Perhaps this is the same material from Herb Sutter that you're
referring to, but he says (http://www.gotw.ca/gotw/066.htm):

"[O]nce you get into your constructor try-block's handler, any local
variables in the constructor body are also already out of scope, and
you are guaranteed that no base subobjects or member objects exist any
more, period. You can't even refer to their names. Either the parts of
your object were never constructed, or those that were constructed have
already been destroyed. So you can't be cleaning up anything that
relies on referring to a base or member of the class (and anyway,
that's what the base and member destructors are for, right?)."

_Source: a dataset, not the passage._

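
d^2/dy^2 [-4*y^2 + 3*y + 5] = -8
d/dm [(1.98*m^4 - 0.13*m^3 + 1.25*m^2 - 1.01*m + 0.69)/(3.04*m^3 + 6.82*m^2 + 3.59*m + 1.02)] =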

In practice, that means you should use a smart pointer such as
std::auto_ptr instead of a raw pointer for all class members to prevent
leaking local resources.

The same link discusses the rationale for why C++ does things that way,
and I'll just commend it for your reading pleasure rather than recap it
here.

Cheers! --M

i agree with your arguments with multiple ressources, indeed i forgot to
throw, but even with an exception in my X-ctor g++ produces (obviously
wrong):

L() at 0x804b018
X() at 0x804b008
~L() at 0x804b018
some exception occured

in general c++ guarantees leak-free constructor failures by deleting
memory of half baked objects (arrays) implicitly. why couldn't this be
extended to single-ressource-owning classes at least (as in my class X)???

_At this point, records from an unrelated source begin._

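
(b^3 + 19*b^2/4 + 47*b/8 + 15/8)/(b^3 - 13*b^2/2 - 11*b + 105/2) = (8*b^2 + 14*b + 5)/(4*(2*b^2 - 19*b + 35))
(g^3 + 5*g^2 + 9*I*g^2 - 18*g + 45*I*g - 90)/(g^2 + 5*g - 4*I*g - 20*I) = (g^2 + 9*I*g - 18)/(g - 4*I)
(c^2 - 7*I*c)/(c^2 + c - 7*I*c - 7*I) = c/(c + 1)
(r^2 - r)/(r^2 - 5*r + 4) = r/(r - 4)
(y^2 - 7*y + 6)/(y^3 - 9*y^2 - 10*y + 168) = (y - 1)/(y^2 - 3*y - 28)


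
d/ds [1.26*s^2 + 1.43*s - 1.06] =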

All constructed members of a class *are* implicitly destroyed when the
constructor (or any function) throws an exception, and that inclues raw
pointers that happen to be members. However, the standard rules for
pointers is that if the pointer is non-null and it goes out of scope
without being deleted (or somehow passing ownership), the object it
pointed to is leaked. A simpler example:

void Foo()
{
L* rawPtr = new L;
std::auto_ptr<L> autoPtr( new L );
throw MyException();
}

In this code, rawPtr is leaked but autoPtr is not. The two key benefits
of smart pointers are that they free the programmer from having to
manually delete each new-ed object and that they provide exception
safety. Their use is not only good practice in the example with M and L
above; it is essential for a non-leaking program.

Cheers! --M

 

[Klaus Ahrens]

* Klaus Ahrens:



No, the C++ rules don't.

The above program is invalid.

i know this for sure, and i know that auto_ptrs are much better, but my
question is concerned with the rationale behind that rule !

 

[Alf P. Steinbach]

* Klaus Ahrens:

i know this for sure, and i know that auto_ptrs are much better, but my
question is concerned with the rationale behind that rule !

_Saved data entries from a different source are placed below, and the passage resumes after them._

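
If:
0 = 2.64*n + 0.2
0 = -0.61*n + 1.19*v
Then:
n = -0.08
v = -0.04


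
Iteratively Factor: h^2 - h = (h - 1)*(h)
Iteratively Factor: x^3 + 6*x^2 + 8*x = (x)*(x^2 + 6*x + 8) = x*(x + 4)*(x + 2)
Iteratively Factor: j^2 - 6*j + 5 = (j - 5)*(j - 1)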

Presumably you mean the rule 15.3/10 that if you refer to a non-static
member variable in a constructor's function try-block catch clause,
you're invoking Undefined Behavior

The reason is very simple: when you enter the catch clause the member
has already been destroyed, it does not exist anymore, or alternatively
it wasn't fully constructed, and did not ever come into existence; see
15.3/11.

Essentially a constructor function try-block is only useful for
converting a non-standard exception originating in the constructor's
initialization list, to a standard exception. The purpose of C++
'catch' is _not_ to do cleanup. The purpose is to fulfill contracts,
such as a constract about only throwing standard exceptions.